-Vas a mudarte a la casa.
Paula miró a Alfonso, que estaba de pie detrás de su escritorio. La habían llamado a su presencia hacía unos minutos. Ella había intentado no dejarse intimidar por el exquisito lujo que impregnaba la casa. Esa era la zona del despacho privado de Alfonso. Había estanterías llenas de libros, cuadros de arte moderno en las paredes.

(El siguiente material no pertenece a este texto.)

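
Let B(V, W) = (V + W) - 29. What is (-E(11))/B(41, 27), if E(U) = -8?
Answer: 8/39 ≈ 0.20513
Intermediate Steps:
B(V, W) = -29 + V + W
(-E(11))/B(41, 27) = (-1*(-8))/(-29 + 41 + 27) = 8/39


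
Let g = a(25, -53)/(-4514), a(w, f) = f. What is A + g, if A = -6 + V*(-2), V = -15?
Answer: 108389/4514 ≈ 24.012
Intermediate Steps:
A = 24 (A = -6 - 15*(-2) = -6 + 30 = 24)
g = 53/4514 (g = -53/(-4514) = -53*(-1/4514) = 53/4514 ≈ 0.011741)
A + g = 24 + 53/4514 = 108389/4514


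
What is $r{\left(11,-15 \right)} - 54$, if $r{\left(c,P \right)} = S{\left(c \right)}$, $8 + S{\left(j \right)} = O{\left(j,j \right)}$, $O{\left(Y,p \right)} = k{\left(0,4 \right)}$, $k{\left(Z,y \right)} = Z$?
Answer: $-62$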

Y una enorme ventana desde donde podían verse los campos de entrenamiento.
–¿Cómo dices?
–He dicho que vas a mudarte a la casa –repitió él, deteniéndose en cada palabra con su sensual acento.
Paula titubeó.
–¿Por qué?
–El ama de llaves se ha quedado sin una de sus ayudantes y he decidido que tú ocuparías la vacante.
–Ayudante de ama de llaves –dijo ella, digiriendo las palabras–. ¿Quieres decir limpiadora?
Alfonso sonrió y asintió.
–Es porque fui a ver tus caballos de carreras, ¿Verdad? –preguntó ella, sintiéndose humillada.
–No soy tan quisquilloso.
Solo de pensar en verse encerrada dentro de una casa limpiando suelos, Paula sintió claustrofobia.
–Me acusaste de intento de sabotaje.
Alfonso apretó la mandíbula.
–Por el momento, no tengo idea de qué eres capaz. Tú misma te has puesto en esta situación para convencerme de la inocencia de tu hermano. La señora Owens, el ama de llaves, necesita a alguien y…
–Y yo soy un peón bajo arresto que puedes colocar donde mejor te convenga –lo interrumpió ella, furiosa y frustrada.
–Eres tú quien se ha puesto en esta situación, Paula. Eres libre de irte por esa puerta cuando quieras. Pero, si lo haces, ya sabes que avisaré a la policía local.
Paula levantó la barbilla.
–¿Y por qué no lo haces de una vez? ¡Vamos, llama a la policía!
Alfonso no se dejó impresionar por su estallido de rabia.
–Porque no creo que sea de ayuda para ninguno de los dos involucrar a las fuerzas de orden público. ¿De verdad quieres que todo el mundo sepa lo que ha hecho tu hermano?
Paula se quedó helada al pensar en la expresión de dolor que su padre parecía tener permanentemente marcada en el rostro. Pensó en la preocupación de su hermana Delfina, cuando solo faltaban unas semanas para que naciera su bebé. Entonces, miró al hombre que tenía delante y lo odió. Estaba en sus manos. Y no podía echarse atrás.
–No, no quiero que nadie sepa lo que ha pasado. Si me quedo y hago lo que me pides, ¿Puedes prometer que no dirás a nadie lo que ha hecho Gonzalo?
Alfonso inclinó la cabeza.
-Como te he dicho, por ahora es mejor para ambos no dejar que esto se sepa.
Paula se preguntó cómo podía afectarle a él que el asunto se hiciera público. Aunque, enseguida, caviló que no sería bueno para su negocio que se supiera que había perdido el pago que debía por un caballo. Durante un instante, pensó en chantajearle con filtrar la noticia a cambio de asegurarse que no denunciaría a Gonzalo. Sin embargo, decidió que no serviría de nada. Alfonso no era la clase de hombre que se dejaba manipular.